PETE TOWNSHEND ADOPTING EARLY-’70s TECHNIQUES TO NEW WHO DEMOS

PETE TOWNSHEND ADOPTING EARLY-’70s TECHNIQUES TO NEW WHO DEMOS

Pete Townshend posted a photo of his new home studio on Instagram, and gave fans an update on his work on the next Who album. Townshend has been on a roll, with the band's 2019 WHO album, topping out at Number Two, and utilizing the pandemic to prep new material for the band.

Townshend posted on Instagram, “In lockdown I’ve been writing. But also finishing off a small but powerful old style new home studio at the very top of the house. All my first studios in the ‘60s were on top floors. This studio has taken me a very long time to complete and I’m still waiting to bring up the central 24 track tape machine. Why tape? Not for the sound. Rather for the process of recording demos in layers.”

He explained, “I want to emulate the work I did on the demos of Quadrophenia. A lot of that work would have been much easier with a computer, but maybe less loose and edgy. Using the same kind of equipment I used to write Q. Needless to say carrying all this gear up 100 stairs has kept me fit. Do any of you modern studio producers still work with tape? EVER!!?”

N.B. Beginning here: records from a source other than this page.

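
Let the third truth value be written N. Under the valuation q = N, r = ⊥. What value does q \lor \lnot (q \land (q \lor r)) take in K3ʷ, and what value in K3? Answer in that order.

N; N

In K3ʷ: q \lor r = N \lor ⊥ = N
q \land (q \lor r) = N \land N = N
\lnot (q \land (q \lor r)) = \lnot N = N
q \lor \lnot (q \land (q \lor r)) = N \lor N = N
In K3: q \lor r = N \lor ⊥ = N
q \land (q \lor r) = N \land N = N
\lnot (q \land (q \lor r)) = \lnot N = N
q \lor \lnot (q \land (q \lor r)) = N \lor N = N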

With the initial success of the Who's Tommy in 1969, Pete Townshend was dubbed rock's latest genius. He told us that he feels that the term is often thrown around too loosely: “I think that the music business and the press that surrounds the music business thinks that rock is a black art, magicians weaving this magic — and to some extent I suppose, I agree with them. Y'know. . . but I don't think that genius is a part of rock n' roll. I think it's an instinctive process, a bit like sport. If you can do it, you can do it. You don't often know why you can do it, but you can do it.”